They have more fully open stuff in the pipeline. IMHO it's good that they put out stuff for hobbyists to play around with so that they're not immediately overtaken by people ready to deploy things at commercial scale.
The parent comment was referring to free ($0 a month) models. With those, companies don't need to plan around the possibility that Stability AI hikes up the price afterwards.
You forgot the part where a holding company eventually buys Stability and starts to squeeze their customers that built the core part of their product around a pricing structure that's "static + CPI".
With a bit less snark; I think the pricing structure is reasonable, but that doesn't mean customers won't eventually get screwed over by it. See the Unity fiasco from earlier this year (which was backed out, but serves well as an example).
> See the Unity fiasco from earlier this year (which was backed out, but serves well as an example).
They learned from the Russians. The Cuban missile crisis wasn't about Russian missiles in Cuba, it was about establishing an air base in Cuba. The missiles were the "price shock" item, and the airbase was the goal. If the Russians had put in just an airbase, it was very likely they never would have kept it.
I think the point is that a company can be owned and ran by "the good guys" until it isn't. This is why so many people are worried about the future of Bandcamp.
And 15% of revenue after you pass the "tiny startup" thresholds?
This looks to be shaping up as the same hook that Unity has, except you have to pay for model infra and engineering in addition to the product development costs.
It'd be nice if your company morphed into an open source HuggingFace + Together.ai / Replicate.ai where the model code is truly 100% open source, with no commercial use or revenue restriction clause.
Basically, I'm eagerly awaiting the Gitlab of AI to emerge.
I assume you have investor / revenue targets, though. And it's your company.
Nah its flat fee for all the models, no revenue share.

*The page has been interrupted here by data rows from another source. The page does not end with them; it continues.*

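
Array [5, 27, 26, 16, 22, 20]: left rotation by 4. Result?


Left rotate by 4: [22, 20, 5, 27, 26, 16]


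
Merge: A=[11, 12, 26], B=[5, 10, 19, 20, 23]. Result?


Compare heads, take smaller each step.
Merged: [5, 10, 11, 12, 19, 20, 23, 26]


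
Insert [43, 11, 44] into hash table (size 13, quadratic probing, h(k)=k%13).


Insertions: 43->slot 4; 11->slot 11; 44->slot 5
Table: [None, None, None, None, 43, 44, None, None, None, None, None, 11, None]


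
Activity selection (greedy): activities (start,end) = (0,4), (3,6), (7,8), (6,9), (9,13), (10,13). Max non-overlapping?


Greedy: pick earliest-ending, then skip overlaps.
Selected (3 activities): [(0, 4), (7, 8), (9, 13)]


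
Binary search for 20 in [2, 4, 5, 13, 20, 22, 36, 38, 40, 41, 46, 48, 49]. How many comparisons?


Search for 20:
[0,12] mid=6 arr[6]=36
[0,5] mid=2 arr[2]=5
[3,5] mid=4 arr[4]=20
Total: 3 comparisons


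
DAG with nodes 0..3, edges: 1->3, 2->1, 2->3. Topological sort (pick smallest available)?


Kahn's algorithm, process smallest node first
Order: [0, 2, 1, 3]


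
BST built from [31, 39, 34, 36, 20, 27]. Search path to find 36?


BST root = 31
Search for 36: compare at each node
Path: [31, 39, 34, 36]


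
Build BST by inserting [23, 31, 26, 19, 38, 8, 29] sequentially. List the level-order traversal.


Root = 23; build tree by BST insertion.
Level-Order traversal: [23, 19, 31, 8, 26, 38, 29]


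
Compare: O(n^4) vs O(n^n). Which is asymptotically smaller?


quartic grows slower than n^n
O(n^4) is asymptotically smaller; O(n^n) grows faster


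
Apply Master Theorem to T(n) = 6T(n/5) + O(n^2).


a=6, b=5, c=2. log_5(6)=1.113 < c=2. Case 3: O(n^c) = O(n^2)
Complexity: O(n^2)


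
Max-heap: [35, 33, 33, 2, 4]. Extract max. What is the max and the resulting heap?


Max = 35
Replace root with last, heapify down
Resulting heap: [33, 4, 33, 2]


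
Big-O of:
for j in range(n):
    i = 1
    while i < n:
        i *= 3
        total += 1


Per nesting level: O(n) * O(log n) = O(n log n)
Complexity: O(n log n)


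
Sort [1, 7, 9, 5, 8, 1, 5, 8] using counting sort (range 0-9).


Count array: [0, 2, 0, 0, 0, 2, 0, 1, 2, 1]
Reconstruct: [1, 1, 5, 5, 7, 8, 8, 9]


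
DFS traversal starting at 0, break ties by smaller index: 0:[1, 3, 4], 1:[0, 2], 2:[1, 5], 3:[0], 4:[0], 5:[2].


DFS stack-based: start with [0]
Visit order: [0, 1, 2, 5, 3, 4]


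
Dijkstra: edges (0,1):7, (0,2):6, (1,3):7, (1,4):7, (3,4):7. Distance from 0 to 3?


Dijkstra from 0:
Distances: {0: 0, 1: 7, 2: 6, 3: 14, 4: 14}
Shortest distance to 3 = 14, path = [0, 1, 3]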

Amazon Prime but for generative AI, large companies have signed up for huge deals already and everyone has been happy with pricing, its designed to be simple base then we upsell other services but focus on research.

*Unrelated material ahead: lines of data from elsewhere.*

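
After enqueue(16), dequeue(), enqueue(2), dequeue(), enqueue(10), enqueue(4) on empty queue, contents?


enqueue(16) -> [16]
dequeue() returns 16 -> []
enqueue(2) -> [2]
dequeue() returns 2 -> []
enqueue(10) -> [10]
enqueue(4) -> [10, 4]
Final queue (front to back): [10, 4]


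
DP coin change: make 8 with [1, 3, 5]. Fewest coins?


dp[0]=0; dp[i]=1+min(dp[i-c] for c in coins)
...dp[3]=1, dp[4]=2, dp[5]=1, dp[6]=2, dp[7]=3, dp[8]=2
Minimum coins for 8 = 2


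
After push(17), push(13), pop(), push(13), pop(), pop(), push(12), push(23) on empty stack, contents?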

This lets us grow with the market and will do models of every modality for every country, including new BERTs and more.
We fund huge amounts of OSS, gave over 10m A100 hours in the last year and almost our collaborations are open.

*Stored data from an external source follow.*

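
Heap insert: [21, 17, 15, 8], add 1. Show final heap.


Append 1: [21, 17, 15, 8, 1]
Bubble up: no swaps needed
Result: [21, 17, 15, 8, 1]


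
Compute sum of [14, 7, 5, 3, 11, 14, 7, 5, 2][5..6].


Prefix sums: [0, 14, 21, 26, 29, 40, 54, 61, 66, 68]
Sum[5..6] = prefix[7] - prefix[5] = 61 - 40 = 21


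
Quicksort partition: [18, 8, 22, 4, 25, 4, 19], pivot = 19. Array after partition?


Elements <= 19 go left of pivot.
Result: [18, 8, 4, 4, 19, 22, 25], pivot at index 4


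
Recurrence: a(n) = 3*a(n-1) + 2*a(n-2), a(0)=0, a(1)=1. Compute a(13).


Build bottom-up:
...a(11)=283667, a(12)=1010295, a(13)=3*1010295+2*283667=3598219


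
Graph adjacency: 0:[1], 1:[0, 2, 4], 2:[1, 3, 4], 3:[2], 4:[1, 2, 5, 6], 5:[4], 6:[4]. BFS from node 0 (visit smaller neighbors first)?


BFS queue: start with [0]
Visit order: [0, 1, 2, 4, 3, 5, 6]


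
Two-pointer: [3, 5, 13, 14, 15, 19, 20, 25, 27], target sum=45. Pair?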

For the stable series we are making it simple and scalable so we don't need to work against the people using the models.
After the Unity re-licensing fiasco, and OpenAI yanking old models,
is there any protections in place to allow the use of StableLM-Zephyr-3B indefinitely or will you be able to just deny any continuing access to models?
> Hardware: StableLM Zephyr 3B was trained on the Stability AI cluster across 8 nodes with 8 A100 80GBs GPUs for each nodes.
I might be missing it but do they say the number of training tokens that was used to train this?
This would help with efforts like TinyLlama in trying to figure out how well the scaling works with training tokens vs parameter size and challenging the chinchilla model.
How those licenses work for generated content?
If it's non-commercial does it mean I can still use it for work to generate stuff?
In other words - is it similar to ie. using GIMP, which is open source, but I can still use created content in commercial product without attribution?
Yeah, I think this is a great release, but I also suspect that most people won't end up using it just because of the license. It's actually a lot more restrictive than what I would personally consider "commercial" usage:
> Non-Commercial Uses does not include any production use of the Software Products or any Derivative Works.
So even if you want to launch a free service using this, that's not allowed.
Not really. They already chose to show the benchmark where it does best and even then it’s still quite a bit worse (though definitely impressive for its size).
If you take a look at other benchmarks, for example MMLU@5-shot then this does 46.3, while gpt-3.5 does 70.
But there might be some use cases where this one is close enough in performance and the difference in cost and speed make it a better choice.
By comparing on benchmarks that are either limited, or have data leaks, or in most cases just don't make sense in terms of usability - I've personally stopped looking at benchmarks to compare models. Personally, if I want to try a new model I hear a lot of chatter about, I use it for a few hours in my daily workflow. My baseline is GPT3.5 and GPT4, and I compare the models with them in terms of my day to day usage.
The LLM field is still messy at large, if you look at the rankings of model performance, they still do not reflect their usability in real life. I think one major challenge is to find a corresponding benchmark.
I'm very interested in high quality 3B models, but it's hard to get excited about this given the increasing array of commercially usable models.